Lending drought hurts small businesses

Bailouts, stimulus not helping everyone

? Robert Stopanio’s new medical-device manufacturing plant was supposed to open eight months ago and employ about 75 workers in a state that desperately needs jobs. But Stopanio hasn’t been able to find the financing.

While the federal government pours billions of stimulus dollars into the economy and bails out some of the country’s biggest banks, local businesses say they are ready to grow — if only they could get a loan.

“I am a growth mongrel, I love growth. But there is no money. There is no working capital,” said Stopanio, the owner of Scorpion Performance of Fort Lauderdale.

Instead, Scorpion is building its new Ocala plant from the profits it pulls in from its primary business making high-end automotive parts.

“We have to build as we earn,” Stopanio said. With a little luck the new plant will be open by Christmas.

Commercial and industrial lending across the United States fell 8 percent from December through June, according to the Federal Deposit Insurance Corp., and the lending drought has hit small business even harder.

The Small Business Administration, which encourages commercial lending by providing banks with hefty guarantees, said total loan volume was down 70 percent in Miami and 64 percent in Broward County, Fla., during fiscal year 2009, which ended in September.

The agency has been trying to spur lending by providing 90 percent guarantees on some loans, but there’s only so much the government can do, said SBA spokeswoman Hayley Matz.

“We can guarantee the loans, but we need the institutions to make the loans,” she said. The agency has been pushing small community banks to take up the slack and is asking Congress to raise SBA loan limits and allow the agency to back more loans.

President Barack Obama has acknowledged that the recovery is being jeopardized by the credit crunch and has asked Treasury and the SBA to meet with business leaders to craft a solution.

The issue is a prickly one for the administration, which is being tarred for pumping billions into banks even as some of those institutions are turning off the taps.

For years Bank of America was one of South Florida’s largest SBA lenders. And the George W. Bush and Obama administrations have put $45 billion into the institution to prop it up since the financial crisis began.

But during fiscal year 2009, the bank granted only $3 million worth of working capital 7(a) loans in the SBA South Florida District. That’s an 86 percent decline from the previous year. Part of the drop is due to tighter lending standards and the bank’s need to remix its loan portfolio, said bank spokesman Don Vecchiarello. But he also attributed the decline to flagging demand.

“Small businesses are concerned about taking on more debt, and many have decided to control their costs,” Vecchiarello said. “In addition, declining economic conditions have impacted small businesses’ ability to get credit.”

Ken Thomas, a Miami banking analyst, said demand is down but banks are also reluctant to extend loans. “A lot of banks had a lot of problems with past loans and they don’t want to make new loans right now,” he said.

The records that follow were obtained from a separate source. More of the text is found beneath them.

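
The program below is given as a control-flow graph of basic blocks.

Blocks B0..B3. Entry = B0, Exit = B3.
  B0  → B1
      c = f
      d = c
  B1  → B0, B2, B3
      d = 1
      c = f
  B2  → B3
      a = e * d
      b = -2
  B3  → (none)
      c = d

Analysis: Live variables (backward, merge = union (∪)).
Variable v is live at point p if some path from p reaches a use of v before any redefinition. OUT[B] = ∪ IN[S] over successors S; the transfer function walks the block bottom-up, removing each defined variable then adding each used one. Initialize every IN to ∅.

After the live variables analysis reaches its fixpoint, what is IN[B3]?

Converged values:
  B0:  IN={e, f}  OUT={e, f}
  B1:  IN={e, f}  OUT={d, e, f}
  B2:  IN={d, e}  OUT={d}
  B3:  IN={d}  OUT={}

B3 is the boundary node: OUT[B3] = {}
Applying B3's transfer function to that OUT value gives IN[B3] (row B3 above).

Answer: {d}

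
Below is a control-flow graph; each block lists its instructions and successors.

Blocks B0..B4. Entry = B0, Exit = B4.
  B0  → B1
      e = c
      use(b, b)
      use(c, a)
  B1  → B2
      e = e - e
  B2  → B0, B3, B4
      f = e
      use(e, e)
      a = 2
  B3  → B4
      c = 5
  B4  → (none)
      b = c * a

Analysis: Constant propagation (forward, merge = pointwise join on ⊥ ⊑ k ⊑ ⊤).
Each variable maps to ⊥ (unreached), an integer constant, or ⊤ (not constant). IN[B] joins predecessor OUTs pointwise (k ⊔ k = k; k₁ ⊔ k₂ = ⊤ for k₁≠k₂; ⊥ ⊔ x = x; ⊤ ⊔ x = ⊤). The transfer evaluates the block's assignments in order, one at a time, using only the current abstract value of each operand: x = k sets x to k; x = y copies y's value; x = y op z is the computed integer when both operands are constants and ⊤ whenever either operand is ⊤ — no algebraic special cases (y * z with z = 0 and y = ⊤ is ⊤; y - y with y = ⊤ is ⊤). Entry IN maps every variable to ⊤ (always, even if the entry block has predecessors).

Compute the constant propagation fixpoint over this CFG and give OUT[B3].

Answer: {a: 2, b: ⊤, c: 5, d: ⊤, e: ⊤, f: ⊤}

Working:
Converged values:
  B0:   IN=(all ⊤)   OUT=(all ⊤)
  B1:   IN=(all ⊤)   OUT=(all ⊤)
  B2:   IN=(all ⊤)   OUT={a:2; rest ⊤}
  B3:   IN={a:2; rest ⊤}   OUT={a:2, c:5; rest ⊤}
  B4:   IN={a:2; rest ⊤}   OUT={a:2; rest ⊤}

Merge at B3: IN[B3] = OUT[B2] = {a: 2, b: ⊤, c: ⊤, d: ⊤, e: ⊤, f: ⊤}
Applying B3's transfer function to that IN value gives OUT[B3] (row B3 above).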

Ann Fierro is the chief executive of Fort Lauderdale-based Omega Technology Solutions, which produces software used to audit hospital billing. Just days after Bank of America received its first $25 billion from the federal government, Fierro said the bank froze Omega’s $1 million line of credit. When she started covering operating expenses on her personal credit card, Bank of America canceled her cards and began holding all deposits to the company for 10 working days. Fierro said neither she nor Omega had ever been late on a payment and her customers — all hospitals — had never bounced a check. “It froze us in place,” Fierro said. “We could only do what we could pay for.”

Omega eventually found another bank, but Fierro said the cash crunch has slowed it down and put new product development on hold.

Bank of America said it would not comment on individual cases.

While there are multiple state and federal initiatives to try to jump-start business lending, that’s only part of the equation, said Jim Swift, the chief executive of Cortera, a Boca Raton-based firm that helps business owners assess customer credit risk.

Cortera research has found that small businesses are 25 percent slower in paying their suppliers and other companies than they were a year ago. This gumming up of trade credit, as it’s known, could be a major obstacle to a recovery, Swift said. “We gave all the money to the banks with the hope that they would extend more credit and there is not a lot of evidence they did,” he said. If the government pours money into small businesses and they don’t speed up their trade credit, it would dampen the government’s efforts.

“The whole idea of business lending is to free up money,” Swift said. “You have to get the money flowing.”

Banco Popular of North America, another traditional SBA lender, cut its volume of 7(a) loans in the South Florida District by 93 percent from fiscal year 2008 to 2009. Like Bank of America, Banco Popular said the decline was largely due to lack of demand. But the bank said it is also going back to basics, spending more time with individual clients and trying to create long-term relationships.

“The reality is that the No. 1 criteria we are looking for in borrowers is character,” said Israel Velasco, the Florida region executive for Banco Popular. “Banking is going back to its roots.”